Humor me and listen to the video below as you read my last installment of Twitter Trending Topics (TTT) hell.
Picture that the singer is actually TTT, insisting in a very creepy way that I just don’t understand him. He lurks outside my computer window(s) and I reject his advances. He won’t let me let him down so easily. No, I’ve gotta spend some time.
There are loads of other, independent software services taking advantage of TTT’s apparently polyamorous and obsessive ways. Some are devoted only to TTT and not his mother, Twitter. I checked out brizzly.com at the urging of one Mushon, but you need an invite (I’ve applied.) By the looks of what they show in the preview area, the most useful feature is a follower mute button, whereby you may shut someone up, but not completely stop following them. Might be useful for your mother, or maybe Jay Rosen.
Another site, this one hopelessly devoted to TTT, comes from an ex of mine–the wonderful PR agency, Waggener Edstrom. Their site, Twendz, attempts to measure tweet sentiment. Here is a nearly real-time screenshot:

PR agency, Waggener Edstrom, gets intimate with the TTT hive.

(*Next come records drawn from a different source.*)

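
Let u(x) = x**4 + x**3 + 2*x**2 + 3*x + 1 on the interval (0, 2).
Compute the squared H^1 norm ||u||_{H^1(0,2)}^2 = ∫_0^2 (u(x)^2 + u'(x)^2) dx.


||u||_{H^1}^2 = 74704/45

The H^1 norm (squared) on an interval (0, L) is
  ||u||_{H^1}^2 = ∫_0^L u(x)^2 dx + ∫_0^L u'(x)^2 dx.
Compute u'(x) = 4*x**3 + 3*x**2 + 4*x + 3.
Then u(x)^2 = x**8 + 2*x**7 + 5*x**6 + 10*x**5 + 12*x**4 + 14*x**3 + 13*x**2 + 6*x + 1 and u'(x)^2 = 16*x**6 + 24*x**5 + 41*x**4 + 48*x**3 + 34*x**2 + 24*x + 9.
Integrate each monomial from 0 to 2 using ∫_0^2 c·x^n dx = c·2^(n+1)/(n+1):
  ∫_0^2 u(x)^2 dx = ∫_0^2 (x^8 + 2*x^7 + 5*x^6 + 10*x^5 + 12*x^4 + 14*x^3 + 13*x^2 + 6*x + 1) dx. Term by term:
    ∫_0^2 x^8 dx = 512/9;  ∫_0^2 2*x^7 dx = 64;  ∫_0^2 5*x^6 dx = 640/7;
    ∫_0^2 10*x^5 dx = 320/3;  ∫_0^2 12*x^4 dx = 384/5;  ∫_0^2 14*x^3 dx = 56;
    ∫_0^2 13*x^2 dx = 104/3;  ∫_0^2 6*x dx = 12;  ∫_0^2 1 dx = 2.
  Sum: 512/9 + 64 + 640/7 + 320/3 + 384/5 + 56 + 104/3 + 12 + 2 = 157642/315.
  ∫_0^2 u'(x)^2 dx = ∫_0^2 (16*x^6 + 24*x^5 + 41*x^4 + 48*x^3 + 34*x^2 + 24*x + 9) dx. Term by term:
    ∫_0^2 16*x^6 dx = 2048/7;  ∫_0^2 24*x^5 dx = 256;  ∫_0^2 41*x^4 dx = 1312/5;
    ∫_0^2 48*x^3 dx = 192;  ∫_0^2 34*x^2 dx = 272/3;  ∫_0^2 24*x dx = 48;
    ∫_0^2 9 dx = 18.
  Sum: 2048/7 + 256 + 1312/5 + 192 + 272/3 + 48 + 18 = 121762/105.
Adding: ||u||_{H^1}^2 = 157642/315 + 121762/105 = 74704/45.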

The topic I selected to examine from the list of “hot topics” (seemed fairly synced with TTT) was #theworst. Since Twendz measures by positive (green bar), neutral (white) and negative (red), I thought a topic about “the worst” would be funny. Would the algorithm read anything positive about “the worst”? To be fair, Wagged makes it clear that this puppy is in beta (sounds like Google!) and that, much like the Turing Test we’ve read about, the Twendz brain does not recognize sarcasm. So my choice of topic is rather torturous.
I froze the Twendz screen after I clicked on the neutral bar which highlighted the neutral tweets essentially occurring “right now” on that topic. Notice the final “neutral” tweet: trending topics…boring. That tweet says it all. The idea of Twendz is cool though, in the same way I thought this travelogue topic would be cool.

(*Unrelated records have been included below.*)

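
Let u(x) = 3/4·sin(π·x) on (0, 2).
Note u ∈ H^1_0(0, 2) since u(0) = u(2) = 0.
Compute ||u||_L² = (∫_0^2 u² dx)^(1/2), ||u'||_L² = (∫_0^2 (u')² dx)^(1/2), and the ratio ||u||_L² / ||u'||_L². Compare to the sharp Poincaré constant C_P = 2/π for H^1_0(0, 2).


||u||_L² / ||u'||_L² = 1/π < C_P = 2/π.

u(x) = 3/4·sin(π·x), so u'(x) = 3*π*cos(π*x)/4.
Writing u(x) = A·sin(kπx/L) with A = 3/4 and k = 2, use ∫_0^L sin²(kπx/L) dx = L/2 and ∫_0^L cos²(kπx/L) dx = L/2.
u² = 9/16·sin²(π·x) and (u')² = 9*π^2/16·cos²(π·x), and each of sin², cos² integrates to L/2 = 1 over (0, 2).
∫_0^2 u² dx = 9/16, so ||u||_L² = 3/4.
∫_0^2 (u')² dx = 9*π^2/16, so ||u'||_L² = 3*π/4.
Ratio ||u||_L² / ||u'||_L² = 1/π.
Sharp Poincaré constant on H^1_0(0, 2) is C_P = L/π = 2/π, achieved by sin(π/2·x).
This is the k = 2 harmonic; the ratio L/(kπ) is strictly less than C_P = L/π, consistent with the sharp inequality ||u||_L² ≤ C_P ||u'||_L².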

Steven Levy at Wired might think TTT is cool, too…
“It [tweet search] means anyone can monitor the hottest current topic of discussion or simply get a sense of what people are saying, in real time…” (149).
Funny, he doesn’t touch on why this ability might be important. He calls the hack of the search functionality ”the most transformative” for Twitter and backs it up with some economic proof, but not what we can DO with the hack. I took this for granted, too. In fact, I chose to ignore search news last week (Google, Bing partner with Twitter) in favor of TTT. Yet, the time I’ve spent with TTT makes me realize this was a poor choice. Search is interesting, and many aspects of Twitter are interesting. A window into the hive mind is the opposite of interesting.
I’m not even sure “the sense” of trends generated by the users of Twitter, and measured by so many, provide any real economic value. It seems more direct forms of research (focus groups, surveys, real-time viewing meters, etc.), although flawed in well-studied ways, would be more effective. The stupidity of the mass is just too strong to overcome in TTT. I say this with a deep affection for Twitter, as a whole.
The services I use around Twitter (mostly TweetDeck) are valued most for their ability to let me get more granular with my tweet stream. I categorize, search, read and tweet all from one friendly interface. I do not, in my normal usage, look at TTT. Now, I know why.
One last disturbing note, in the form of a desperate plea from Twitter founder Ev Williams :
“We want to make Twitter indispensable, so it tells people what they want to know and hopefully not much else” (151).
That doesn’t sound desperate. In fact, kind of like the Death Cab for Cutie song, it sounds nice. The melody of the words fit the sweet strains of the simple interface we love in Twitter. Listen closely though, and you might think about the Greenfield video from Picnic. The technology is telling us what we need and want, not the other way around. Perhaps this is why I reject TTT.
I’ve known plenty of smart audiences or masses. Ask anyone who loves live theater. The Twitter technology is telling us we are dumb, and this is tough to see because it is using our collective inputs. That phrase “collective input” is also a key difference from other “smart mass” scenarios. Basically, I’m swimming in Lanier water here, and find it cold, as well. Time to dry off and file a restraining order against TTT.